Pénétrer dans le cinquième roman de l’écrivain canadien d’origine srilankaise Michael Ondaatje nécessite un certain degré d’abandon. D’abandon, à contre-courant de la très naturelle propension du lecteur à chercher un fil continu, une trame réconfortante pour le guider, tel un aveugle en pays étranger, à travers une histoire aussi dense et polyphonique que celle de Divisadero.
Lecteurs qui entrez dans ce livre à trois voix, quatre même, oubliez le fil. Déposez vos armes. Laissez-vous perdre ; abordez plutôt le texte sans trop rationaliser, pour l’embrasser dans toute sa force poétique, dans toute son évocation quasi cinématographique. Car Divisadero se présente en fragments d’humanité, se lit en larges échardes de vies, morceaux épars d’histoires, de lieux, d’amours, de violence.

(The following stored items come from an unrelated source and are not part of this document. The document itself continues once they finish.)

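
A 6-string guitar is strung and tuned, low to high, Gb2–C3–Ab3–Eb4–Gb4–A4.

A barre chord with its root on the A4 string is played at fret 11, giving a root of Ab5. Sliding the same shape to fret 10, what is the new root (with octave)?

Moving from fret 11 to fret 10 shifts the root by -1 semitone.
Ab5 down 1 semitone is G5.

G5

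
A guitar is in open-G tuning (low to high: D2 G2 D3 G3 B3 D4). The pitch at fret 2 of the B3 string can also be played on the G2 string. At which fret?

18

Fret 2 on B3 is MIDI 59 + 2 = 61 (C♯4). On the G2 string (open MIDI 43), that pitch is 61 − 43 = fret 18.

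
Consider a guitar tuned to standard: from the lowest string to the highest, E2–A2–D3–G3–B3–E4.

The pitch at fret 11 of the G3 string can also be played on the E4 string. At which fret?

G3 at fret 11 is G3 + 11 semitones = F#4.
The open E4 string is 9 semitones above the open G3, so the same pitch on the E4 string lies at fret 11 − 9 = 2.

2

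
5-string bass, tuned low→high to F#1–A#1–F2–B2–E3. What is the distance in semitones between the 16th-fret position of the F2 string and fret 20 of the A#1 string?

3 semitones

F2 at fret 16 → A3 (MIDI 57); A#1 at fret 20 → F#3 (MIDI 54).
57 − 54 = 3, so the two pitches are 3 semitones apart, with A3 the higher.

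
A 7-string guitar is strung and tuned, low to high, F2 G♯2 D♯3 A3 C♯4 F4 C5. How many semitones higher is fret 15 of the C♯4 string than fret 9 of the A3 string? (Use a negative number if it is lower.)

10 semitones

C♯4 at fret 15 → E5 (MIDI 76); A3 at fret 9 → F♯4 (MIDI 66).
76 − 66 = 10, so the two pitches are 10 semitones apart.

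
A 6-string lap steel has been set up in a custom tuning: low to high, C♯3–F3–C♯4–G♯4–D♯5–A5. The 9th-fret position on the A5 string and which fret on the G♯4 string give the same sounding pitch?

22

Fret 9 on A5 is MIDI 81 + 9 = 90 (F♯6). On the G♯4 string (open MIDI 68), that pitch is 90 − 68 = fret 22.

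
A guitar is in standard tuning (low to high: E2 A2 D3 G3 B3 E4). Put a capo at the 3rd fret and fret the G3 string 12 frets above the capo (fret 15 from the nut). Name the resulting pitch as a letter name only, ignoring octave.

A♯

The capo raises the open G3 by 3 semitones to A♯3; fretting 12 more gives G3 + 3 + 12 = G3 + 15 semitones, landing on A♯.
(Also written B♭.)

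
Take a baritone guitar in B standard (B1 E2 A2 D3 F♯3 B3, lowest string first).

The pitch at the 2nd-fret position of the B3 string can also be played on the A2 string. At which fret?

B3 at fret 2 is B3 + 2 semitones = C♯4.
The open A2 string is 14 semitones below the open B3, so the same pitch on the A2 string lies at fret 2 + 14 = 16.

16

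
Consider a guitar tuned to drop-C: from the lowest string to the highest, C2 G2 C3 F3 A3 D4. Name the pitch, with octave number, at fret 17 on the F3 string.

Each fret is one semitone, so F3 + 17 = A#4.
(Equivalently spelled Bb4.)

A#4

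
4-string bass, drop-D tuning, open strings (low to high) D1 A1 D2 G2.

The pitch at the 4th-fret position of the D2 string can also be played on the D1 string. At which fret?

16

Fret 4 on D2 is MIDI 38 + 4 = 42 (F#2). On the D1 string (open MIDI 26), that pitch is 42 − 26 = fret 16.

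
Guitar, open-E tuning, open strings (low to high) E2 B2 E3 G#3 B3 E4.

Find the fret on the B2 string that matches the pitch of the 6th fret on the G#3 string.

Fret 6 on G#3 is MIDI 56 + 6 = 62 (D4). On the B2 string (open MIDI 47), that pitch is 62 − 47 = fret 15.

15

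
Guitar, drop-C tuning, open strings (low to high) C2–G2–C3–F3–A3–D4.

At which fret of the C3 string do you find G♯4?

G♯4 is 20 semitones above the open C3 (C–C#–D–D#–…–F#–G–G#), so it sits at fret 20.

20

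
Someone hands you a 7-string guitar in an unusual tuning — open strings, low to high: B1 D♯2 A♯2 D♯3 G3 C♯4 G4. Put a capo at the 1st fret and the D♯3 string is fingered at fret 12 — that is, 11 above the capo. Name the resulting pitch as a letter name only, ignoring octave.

The capo raises the open D♯3 by 1 semitone to E3; fretting 11 more gives D♯3 + 1 + 11 = D♯3 + 12 semitones, landing on D♯.
(Also written E♭.)

D♯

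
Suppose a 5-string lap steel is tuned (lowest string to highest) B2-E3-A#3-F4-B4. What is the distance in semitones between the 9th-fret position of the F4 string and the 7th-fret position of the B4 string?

4 semitones

F4 at fret 9 → D5 (MIDI 74); B4 at fret 7 → F#5 (MIDI 78).
74 − 78 = -4, so the two pitches are 4 semitones apart, with F#5 the higher.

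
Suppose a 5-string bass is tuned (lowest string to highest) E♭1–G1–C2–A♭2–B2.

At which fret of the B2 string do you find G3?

8

G3 is 8 semitones above the open B2 (B–C–Db–D–Eb–E–F–Gb–G), so it sits at fret 8.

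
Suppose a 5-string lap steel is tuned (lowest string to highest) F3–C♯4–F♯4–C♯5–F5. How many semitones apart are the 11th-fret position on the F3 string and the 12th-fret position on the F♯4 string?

F3 at fret 11 → E4 (MIDI 64); F♯4 at fret 12 → F♯5 (MIDI 78).
64 − 78 = -14, so the two pitches are 14 semitones apart, with F♯5 the higher.

14 semitones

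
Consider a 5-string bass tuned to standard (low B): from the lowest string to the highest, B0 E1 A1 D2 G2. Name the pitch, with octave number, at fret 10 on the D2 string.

D2 is MIDI 38. Adding 10 gives 48, which is C3.

C3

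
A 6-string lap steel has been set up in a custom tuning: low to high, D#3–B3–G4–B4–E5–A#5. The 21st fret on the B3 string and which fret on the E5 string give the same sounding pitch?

Fret 21 on B3 is MIDI 59 + 21 = 80 (G#5). On the E5 string (open MIDI 76), that pitch is 80 − 76 = fret 4.

4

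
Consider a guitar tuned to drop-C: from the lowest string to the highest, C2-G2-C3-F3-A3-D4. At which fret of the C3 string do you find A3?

A3 is 9 semitones above the open C3 (C–C#–D–D#–E–F–F#–G–G#–A), so it sits at fret 9.

9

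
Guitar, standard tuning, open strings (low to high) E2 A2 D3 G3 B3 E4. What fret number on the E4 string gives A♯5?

18

A♯5 is 18 semitones above the open E4 (E–F–F#–G–…–G#–A–A#), so it sits at fret 18.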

Divisadero, apprenons-nous bien vite, est le nom d’une grande artère de San Francisco, une rue qui délimite deux sections distinctes de la ville. Divisadero, c’est aussi l’histoire d’une famille cassée brutalement, pulvérisée en fait. Au départ, nous sommes au début des années 1970 dans une ferme du nord de la Californie. Deux jeunes filles, des jumelles qui n’en sont pas vraiment, vivent autour d’un père aimant. Et puis il y a Coop, orphelin de 20 ans, fils de meurtrier, adopté par la famille. La passion née de la jeunesse et de l’intimité engendrera le drame, pulvérisant la cellule pour projeter les individus au loin, des deux côtés d’une fracture aussi immense que la faille de San Andreas qui brise justement la terre de ce coin du monde. Le lecteur sera dans un deuxième temps entraîné dans le sillage des destins distincts mais intimement liés des sœurs Anna et Claire, et de Coop, depuis l’aride Nevada des casinos jusqu’au sud le plus champêtre de la France, et encore à travers l’étrange histoire d’un écrivain disparu.
Six ans de silence ont été nécessaires à ce magnifique et complexe Ondaatje, un peu déroutant, justement parce qu’il nous ramène les forces que l’on connaît déjà à l’auteur du Patient anglais : la faculté de restituer des atmosphères subtiles, troubles, de montrer les êtres intimes par petites touches quasi impressionnistes, dans une économie d’émotions qui les subliment, autant dans le non-dit que dans les descriptions périphériques. Puissance dans la sobriété et poésie. Tels seraient les quelques mots qui définiraient brièvement l’art totalement maîtrisé de Michael Ondaatje.